Ask key questions in agreements
Payment timing can make or break value-based care participation, said Dr. Smith. “It really does necessitate that each practice has awareness of the income expectations in your cashflow needs.”
To effectively participate in value-based care arrangements, know your strengths and your weaknesses, she advised. Where are the opportunities? What are the threats? That will reveal what areas practices need to address for optimal performance.

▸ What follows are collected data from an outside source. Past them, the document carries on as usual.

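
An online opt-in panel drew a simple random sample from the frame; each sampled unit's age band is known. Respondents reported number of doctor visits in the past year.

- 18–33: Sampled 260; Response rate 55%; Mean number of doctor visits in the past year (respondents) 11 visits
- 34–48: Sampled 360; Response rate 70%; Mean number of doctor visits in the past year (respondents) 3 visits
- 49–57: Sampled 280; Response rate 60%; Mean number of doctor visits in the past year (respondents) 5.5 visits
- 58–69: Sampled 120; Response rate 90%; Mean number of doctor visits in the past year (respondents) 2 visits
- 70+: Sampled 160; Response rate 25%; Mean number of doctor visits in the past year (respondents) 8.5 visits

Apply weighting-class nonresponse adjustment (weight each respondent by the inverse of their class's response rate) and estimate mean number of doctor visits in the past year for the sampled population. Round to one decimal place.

Inverse-response-rate weighting restores each class to its sampled count, so class totals weight by n_sampled:
  18–33: 260 × 11 = 2860
  34–48: 360 × 3 = 1080
  49–57: 280 × 5.5 = 1540
  58–69: 120 × 2 = 240
  70+: 160 × 8.5 = 1360
Adjusted estimate = 7080 / 1,180 = 6 → 6.0.

6.0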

Additionally, what workflows need to change in your own individual practice to be successful? Looking at her own entity, which involves her ACO, her practice and the health plan, “we need an in-depth, submitted claims review assessing what is the cost of care and those quality metrics,” she said.
Assess different payment models
Practices also need to look at the different payment models, Dr. Smith said. Her own practice launched a prospective payment pilot that focused on hypertension, the most difficult metric in her community and patient population. The physician-led champion collaborative enlisted a health plan-employed population specialist, a practice-employed population health administrator and a registered nurse as a coordinator.
“The collaborative established core facilitators who redesigned primary care workflow, incorporating principles of health equity to optimize hypertension control,” she said.
The health plan provided upfront support and upfront payment to help put all of it together. As a result, Dr. Smith’s practice saw improvement in metrics beyond its hypertension target goals.
“That's just an example of a prospective model in terms of: is this practice ready?” she said. “Yes, we were ready. We were ready to increase our risk.”